Whether NVIDIA’s IP team has assessed the situation is unknown. What is publicly known is that the floor price reflects Fragment’s current valuation environment: a market where @danbao sold for $2.2 million in February 2026, where @crypto attracted a reported $25 million offer following a $350,000 acquisition, and where Fragment briefly surpassed Hyperliquid in 24-hour protocol revenue at $2.83 million. A 300,000 TON floor for @nvidia is, in this context, market-rational rather than speculative.

For IP counsel advising NVIDIA, the relevant question is not whether 300,000 TON is a defensible brand protection expenditure — in context, it likely is — but whether internal authorization processes for a nontraditional IP acquisition can move faster than a secondary buyer.
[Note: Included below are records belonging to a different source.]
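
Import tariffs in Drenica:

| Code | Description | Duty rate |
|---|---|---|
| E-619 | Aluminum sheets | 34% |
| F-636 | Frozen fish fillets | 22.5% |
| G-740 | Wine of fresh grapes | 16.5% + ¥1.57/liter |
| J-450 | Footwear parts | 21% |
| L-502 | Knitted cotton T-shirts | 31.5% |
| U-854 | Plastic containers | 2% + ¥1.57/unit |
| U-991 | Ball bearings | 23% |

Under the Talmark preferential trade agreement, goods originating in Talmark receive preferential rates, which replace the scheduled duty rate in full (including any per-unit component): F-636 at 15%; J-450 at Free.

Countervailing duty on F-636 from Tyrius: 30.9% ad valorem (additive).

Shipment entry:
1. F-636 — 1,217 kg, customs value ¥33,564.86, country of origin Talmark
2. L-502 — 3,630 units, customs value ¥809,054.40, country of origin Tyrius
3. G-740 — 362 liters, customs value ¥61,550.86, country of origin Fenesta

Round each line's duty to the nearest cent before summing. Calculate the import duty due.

Line 1 (F-636, Talmark, 1,217 kg, ¥33,564.86):
Base rate for F-636 is 22.5%.
Origin Talmark qualifies under the Drenica–Talmark agreement and F-636 is covered: preferential rate 15% applies instead.
The additional-duty order on F-636 targets Tyrius, not Talmark; it does not apply.
Duty = ¥33,564.86 × 15% = ¥5,034.73.
Line 2 (L-502, Tyrius, 3,630 units, ¥809,054.40):
Base rate for L-502 is 31.5%.
Duty = ¥809,054.40 × 31.5% = ¥254,852.14.
Line 3 (G-740, Fenesta, 362 liters, ¥61,550.86):
Base rate for G-740 is 16.5% + ¥1.57/liter.
Duty = ¥61,550.86 × 16.5% + 362 × ¥1.57 = ¥10,724.23.
Total = ¥5,034.73 + ¥254,852.14 + ¥10,724.23 = ¥270,611.10.

¥270,611.10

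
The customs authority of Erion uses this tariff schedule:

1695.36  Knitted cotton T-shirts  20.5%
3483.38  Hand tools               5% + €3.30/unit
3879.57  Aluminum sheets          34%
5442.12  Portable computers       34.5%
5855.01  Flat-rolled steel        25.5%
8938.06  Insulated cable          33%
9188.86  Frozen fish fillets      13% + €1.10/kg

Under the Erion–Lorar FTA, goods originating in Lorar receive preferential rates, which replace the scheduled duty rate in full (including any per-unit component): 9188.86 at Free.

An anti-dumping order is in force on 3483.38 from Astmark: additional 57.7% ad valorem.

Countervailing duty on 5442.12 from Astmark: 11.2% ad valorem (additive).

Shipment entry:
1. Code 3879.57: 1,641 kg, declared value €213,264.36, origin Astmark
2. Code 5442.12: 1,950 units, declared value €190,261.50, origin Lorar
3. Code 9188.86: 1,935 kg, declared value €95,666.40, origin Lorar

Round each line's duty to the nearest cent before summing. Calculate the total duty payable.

€138,150.10

Line 1 (3879.57, Astmark, 1,641 kg, €213,264.36):
Base rate for 3879.57 is 34%.
Duty = €213,264.36 × 34% = €72,509.88.
Line 2 (5442.12, Lorar, 1,950 units, €190,261.50):
Base rate for 5442.12 is 34.5%.
Origin Lorar is the FTA partner but 5442.12 is not on the preference list; base rate stands.
The additional-duty order on 5442.12 targets Astmark, not Lorar; it does not apply.
Duty = €190,261.50 × 34.5% = €65,640.22.
Line 3 (9188.86, Lorar, 1,935 kg, €95,666.40):
Base rate for 9188.86 is 13% + €1.10/kg.
Origin Lorar qualifies under the Erion–Lorar agreement and 9188.86 is covered: preferential rate Free applies instead.
Duty = €95,666.40 × 0% = €0.00.
Total = €72,509.88 + €65,640.22 + €0.00 = €138,150.10.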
The moment a third party places the winning bid on @nvidia, it joins the same set as @google, @apple, and @openai: in a pseudonymous wallet, with no recovery path other than a private negotiation at whatever premium the new holder demands.

The Structural Gap in Corporate IP Practice

Fragment’s namespace is not a speculative edge case. As of May 2026, it is an infrastructure component of a messaging platform with approximately 950 million monthly active users, under the direct operational control of the same entity that created it. Fragment @names already function as payment destinations within Telegram’s financial layer. The distance between “Telegram username” and “corporate financial identifier” has narrowed to near-zero — a dynamic this publication has tracked since the namespace’s earliest secondary trades.

The Silicon Valley data point is worth dwelling on precisely because these are not companies that lack IP sophistication. They are, collectively, among the most aggressive IP filers, trademark litigants, and brand enforcement operations in the global economy. Google’s legal team alone handles more IP matters annually than most national patent offices process. And yet every one of these organizations allowed its primary Telegram identity to be acquired by anonymous third parties, at early-market prices, without apparent contest.

The inference is that existing corporate IP practice has no standard workflow for Fragment-class namespaces. Domain monitoring, social media handle surveillance, app store brand policing — these are established routines. Fragment is not. Until it is, the audit that should take minutes will continue to take years.

The Strategic Implication

IP teams that have not yet run a Fragment audit of their client’s or their employer’s brand names should do so now. The exercise requires navigating to fragment.com and entering the relevant name. The cost of not running it — measured in recovery negotiation timelines, counterparty leverage, and downstream exposure as @names increasingly serve as financial rails — compounds with every market cycle. @nvidia is the last major open position. It will not remain one.